Every day of the week, Jérôme Lacroix brings you the best of initiatives that are changing the world, on the web and in the regions!

This Wednesday, Stéphen Bouron, a Vendée teacher living in Morocco, is using the Vendée Globe race as a teaching aid to teach the different subjects to his students.

The initiatives, the good ideas of these citizens who take action to improve everyday life.

They often act in the shadows, we highlight them every morning with Jérôme Lacroix and this Wednesday, the teacher who dust off the teaching.

You may remember, several months ago, this primary school teacher, who invented, in French, "La rule de Mbappé".

We write M and not N in front of m, b, p.

Or this college teacher who taught the Pythagorean theorem thanks to the triangle formed by Paul Pogba's arms, during the dab, a celebration of goals specific to the Blues player.

Reconciling sports news and education, it matches!

In the same vein, Stéphane Bouron is an expatriate teacher at Marcoc but originally, he is Vendéen.

A native Vendée which returns tirelessly to its daily life every four years, during each edition of the Vendée Globe, around the world by sailing.

The next one leaves on November 8th.

The race becomes for Stéphen Bouron, a formidable educational support.

How does he do it concretely?

The race is used for a myriad of disciplines: reading via a presentation of the event followed by a comprehension questionnaire, History via Magellan who made the first round the world, geography with Les Sables d'Olonne, d 'where the test starts but also the study of maps, how to find your way around.

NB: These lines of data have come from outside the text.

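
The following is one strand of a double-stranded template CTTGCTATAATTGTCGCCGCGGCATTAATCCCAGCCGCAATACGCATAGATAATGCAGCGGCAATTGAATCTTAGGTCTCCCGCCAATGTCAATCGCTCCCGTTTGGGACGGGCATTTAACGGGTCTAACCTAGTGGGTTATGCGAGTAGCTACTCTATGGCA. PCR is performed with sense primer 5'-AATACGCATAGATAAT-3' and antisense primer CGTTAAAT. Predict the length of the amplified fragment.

84 bp

The forward primer matches the template at positions 39–54.
Reverse complement of the reverse primer: ATTTAACG. This occurs on the top strand at positions 115–122.
The product runs from position 39 to position 122, so its length is 122 − 39 + 1 = 84 bp.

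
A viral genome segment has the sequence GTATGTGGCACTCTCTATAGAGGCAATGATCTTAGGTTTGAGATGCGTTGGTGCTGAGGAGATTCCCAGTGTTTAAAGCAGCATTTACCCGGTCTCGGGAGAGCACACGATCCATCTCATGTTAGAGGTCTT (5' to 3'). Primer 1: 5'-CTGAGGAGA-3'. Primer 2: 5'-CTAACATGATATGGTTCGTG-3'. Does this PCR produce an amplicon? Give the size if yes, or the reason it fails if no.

No product — primer 2 has no binding site in the template.

Primer 2 (CTAACATGATATGGTTCGTG) does not match the top strand, and its reverse complement CACGAACCATATCATGTTAG does not match either.
With no annealing site for primer 2, no amplification occurs.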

He uses the Vendée Globe to also talk about math via nautical miles, the distance calculation between two competitors and the conversion into kilometers.

Literature is also studied with a projection, for example, on Jules Verne's novel "20,000 leagues under the seas".

And a novelty this year with its CM1 and CM2, they decipher plastic pollution in the oceans.

And this work caught the eye of several Vendée Globe sailors such as Tanguy de la Motte or Kito de Pavant.

Four years ago, Stéphane Bouron and a dozen students even went to the start of the event and were able to board a sailboat.

His colossal work constitutes a file of over 60 pages which is available on his site, edukely.net.